Konyndyk, şöyle konuştu:
"Geçtiğimiz yıl gördüğümüz şey Suriye'de sağlık sisteminin birçok alanlarda çökmesi. Aynı zamanda su, kanalizasyon sisteminin de çökmesi gibi. Bu ikisini de bir araya getirdiğiniz zaman çok ciddi salgın hastalıklar olması için uygun bir zemin oluşmuş oluyor. Bu nedenle de salgın hastalıkların yayılması, tekrar ortaya çıkması konusunda çok endişeliyiz. Burada Suriye Hükümeti de gerçekten bu durumu daha da kötüleştirdi. Kendi hastanelerini bombalayarak, yardım için giden doktorları ve sağlık insanlarını engelleyerek. "

Suriye'de kayıp jenerasyon
Konyndyk, "Savaştan etkilenen çocuklara yönelik yapılan yardımlar" hakkında da çocukların özel ihtiyaçlarını giderecek çeşitli programları desteklediklerini söyledi.
"Bizi endişelendiren şey eğitim veya hiçbir ana hizmet alamamış Suriyeli çocuklardan bir kayıp jenerasyon olması" diyen

Konyndyk, şöyle devam etti:
"Şu anda bu çatışmalar nedeniyle 3 yıldır okula gidememiş çocuklar var. Aynı zamanda çok korkunç şeylere tanık olmuş travma geçiren çocuklar var. ABD komşu ülkelerdeki mülteci çocuklarına okul ve psikolojik danışmanlık yardımı vermeye çalışıyor. Suriye'nin içinde de aynı tip yardımlarda bulunmaya çalışıyor. Travmaya uğramış çocuklara psikososyal destek gibi.
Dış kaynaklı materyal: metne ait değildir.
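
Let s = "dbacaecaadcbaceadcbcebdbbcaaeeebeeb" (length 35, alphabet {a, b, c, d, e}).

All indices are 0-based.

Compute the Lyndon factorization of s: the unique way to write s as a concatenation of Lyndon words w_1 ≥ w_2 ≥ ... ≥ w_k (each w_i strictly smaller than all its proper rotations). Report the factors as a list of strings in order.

["d", "b", "acaec", "aadcbaceadcbcebdbbcaaeeebeeb"]

emit factor 1: 'd' (i=0, period=1)
emit factor 2: 'b' (i=1, period=1)
emit factor 3: 'acaec' (i=2, period=5)
emit factor 4: 'aadcbaceadcbcebdbbcaaeeebeeb' (i=7, period=28)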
Bu çocuklar bırakın insanı, hiçbir çocuğun görmemesi gereken şeyleri görmüş durumdalar."
Konyndyk, komşu ülkelerde yapılan yardımların daha göze çarptığını ancak aslında Suriye'nin içinde çok yardım ihtiyacı olduğunu belirterek, ABD'nin de yaptığı insani yardımın hemen hemen yarısının Suriye'nin içine gittiğini kaydetti.